The productive fishery was wiped out, salinity levels in the lake tripled, and the water has been poisoned with pesticides. I wondered what kind of deceptive economic calculations were used to justify destroying one of the natural wonders of the world.
I recently argued that today’s global marketplace is characterized by cheater economics — a corporate welfare system that has no part in a sustainable, steady state economy. There’s another type of economics that’s also in wide use today. It’s not quite as “in-your-face” as cheater economics, but it’s just as harmful because of the way it distorts reality. Deceptionomics uses “fool-you” accounting to omit genuine costs and misrepresent the true benefits and costs of economic transactions.
Robert Trivers’s new book The Folly of Fools examines the role of self-deception in human life. The animal kingdom is full of examples of deception by both predator and prey. For example, over 100 varieties of insects look like innocent twigs but consume other types of insects that unsuspectingly come close. Trivers applies his analysis of self-deception to the economics profession. Economics, he contends, is not yet a science because it fails to ground itself in underlying knowledge, namely biology. He writes:
…when a science is a pretend science rather than the real thing, it falls into sloppy and biased systems for evaluating the truth… [M]odels of economic activity must inevitably be based on some notion of what an individual organism is up to. What are we trying to maximize?
Here economists play a shell game, he notes, as they tell us that people attempt to maximize “utility.” However, when asked what constitutes utility, they reply, “Anything people wish to maximize.” How’s that for circular logic? Sometimes a person will try to maximize income, sometimes food, and sometimes sex over both food and income. So now we need “preference functions” to sort out all the competing preferences in an attempt to maximize utility, but, as Trivers points out, “economics by itself can provide no theory for how the organism is expected to rank these variables.”
Another big mistake by economists is the conflation of two senses of utility — the utility of your actions to yourself, and the utility of your actions to others. Most economists view these two kinds of utility as being aligned. Trivers says that economists “often argue that individuals acting for personal utility will tend to benefit the group.” Thus, they “tend to be blind to the possibility that unrestrained pursuit of personal utility can have disastrous effects on group benefit.” Trivers observes that economists assume (contrary to direct experience and biological evidence) that “market forces will naturally constrain the cost of deception in social and economic systems.” He notes with astonishment that “such is the detachment of this ‘science’ from reality that these contradictions arouse notice only when the entire world is hurtling into an economic depression based on corporate greed wedded to false economic theory.”

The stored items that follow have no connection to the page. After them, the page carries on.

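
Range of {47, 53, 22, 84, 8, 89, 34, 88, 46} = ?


Max = 89, Min = 8
Range = 89 - 8 = 81

Range = 81


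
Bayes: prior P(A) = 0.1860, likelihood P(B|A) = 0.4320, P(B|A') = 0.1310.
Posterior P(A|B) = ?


P(B) = P(B|A)*P(A) + P(B|A')*P(A')
= 0.4320*0.1860 + 0.1310*0.8140
= 0.080352 + 0.106634 = 0.186986
P(A|B) = 0.080352/0.186986 = 0.4297

P(A|B) = 0.4297


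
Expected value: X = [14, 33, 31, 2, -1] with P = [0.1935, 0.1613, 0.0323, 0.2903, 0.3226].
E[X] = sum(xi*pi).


E[X] = 14*0.1935 + 33*0.1613 + 31*0.0323 + 2*0.2903 - 1*0.3226
= 2.7090 + 5.3229 + 1.0013 + 0.5806 - 0.3226
= 9.2912

E[X] = 9.2912


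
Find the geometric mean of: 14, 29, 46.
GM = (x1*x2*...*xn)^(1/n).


Product = 14 × 29 × 46 = 18676
GM = 18676^(1/3) = 26.5315

GM = 26.5315


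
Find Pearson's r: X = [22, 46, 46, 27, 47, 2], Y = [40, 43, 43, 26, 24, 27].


Mean X = 31.6667, Mean Y = 33.8333
SD X = 16.539515, SD Y = 8.274794
Cov = 48.611111
r = 48.611111/(16.539515*8.274794) = 0.3552

r = 0.3552


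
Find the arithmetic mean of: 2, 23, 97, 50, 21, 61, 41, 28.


Sum = 2 + 23 + 97 + 50 + 21 + 61 + 41 + 28 = 323
n = 8
Mean = 323/8 = 40.3750

Mean = 40.3750


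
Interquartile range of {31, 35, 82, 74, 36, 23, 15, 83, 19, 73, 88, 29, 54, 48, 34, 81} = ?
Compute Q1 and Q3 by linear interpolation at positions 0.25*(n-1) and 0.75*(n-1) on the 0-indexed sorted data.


Sorted: 15, 19, 23, 29, 31, 34, 35, 36, 48, 54, 73, 74, 81, 82, 83, 88
Q1 (25th %ile) = 30.5000
Q3 (75th %ile) = 75.7500
IQR = 75.7500 - 30.5000 = 45.2500

IQR = 45.2500


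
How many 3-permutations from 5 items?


P(5,3) = 5!/2!
= 120/2
= 60

P(5,3) = 60


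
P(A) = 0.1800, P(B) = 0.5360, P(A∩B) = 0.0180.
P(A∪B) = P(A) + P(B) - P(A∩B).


P(A∪B) = 0.1800 + 0.5360 - 0.0180
= 0.7160 - 0.0180
= 0.6980

P(A∪B) = 0.6980


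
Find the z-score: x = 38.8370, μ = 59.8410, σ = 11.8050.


z = (38.8370 - 59.8410)/11.8050
= -21.0040/11.8050
= -1.7792

z = -1.7792


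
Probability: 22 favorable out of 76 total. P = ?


P = 22/76 = 0.2895

P = 0.2895


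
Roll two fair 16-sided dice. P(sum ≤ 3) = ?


Total outcomes = 16×16 = 256
Favorable (sum ≤ 3): 3
P = 3/256 = 0.0117

P = 0.0117


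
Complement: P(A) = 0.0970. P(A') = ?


P(not A) = 1 - 0.0970 = 0.9030

P(not A) = 0.9030


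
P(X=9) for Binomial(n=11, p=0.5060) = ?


C(11,9) = 55
p^9 = 0.002174
(1-p)^2 = 0.244036
P = 55 * 0.002174 * 0.244036 = 0.0292

P(X=9) = 0.0292


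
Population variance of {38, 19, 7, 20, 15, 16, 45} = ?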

In a steady state economy, we would seek to minimize deceptive practices. We would not delude ourselves with the ruse that GDP captures the essence of well-being. Nor would we have separate moralities for business and community. We teach our kids not to squander their allowance and to save some for the future. In family and community settings, people care about the long term and consider what kind of world our children and grandchildren will live in. But in business circles, all attention is riveted on quarterly returns. Economists employ a discount rate in their calculations that values the future 100 years from now as being worth almost nothing.
The truly deceptive nature of our current economic system can be seen by looking at the big debate over oil prices and the attempt to blame President Obama for the high price of gasoline. Meanwhile candidate Newt Gingrich proclaims on national TV that he has a plan for $2.50-a-gallon gasoline. But even at $4.00 per gallon, the price of gasoline is deceptively low.
Every day the U.S. is spending approximately $2 billion buying gasoline. What is remarkable and not disclosed to the public, writes Amory Lovins in his new article in Foreign Affairs, is the $4 billion in losses stemming “from the macroeconomic costs of oil dependence, the microeconomic costs of oil price volatility, and the cost of having our military forces ready for intervention in the Persian Gulf.”
The International Center for Technology Assessment reported in 2001 on the deception involved in the price of gasoline. It found that the real cost of gasoline, when the crucial indirect or hidden costs are included, was between $9 and $15 higher than the price paid at the pump.
Such estimates rarely appear in the mainstream media. As a result, many people are unaware of the high environmental and social costs of our economic transactions. Even if we remain unaware of these costs, we still have to pay for them. We’d be better off eliminating the deception embedded in our institutions and making economic decisions based on knowledge of true costs including the environmental impacts of growth. As long as deceptionomics rules, fuzzy math will be used to justify incessant GDP growth, and one by one we must say goodbye to the Aral Seas of the world.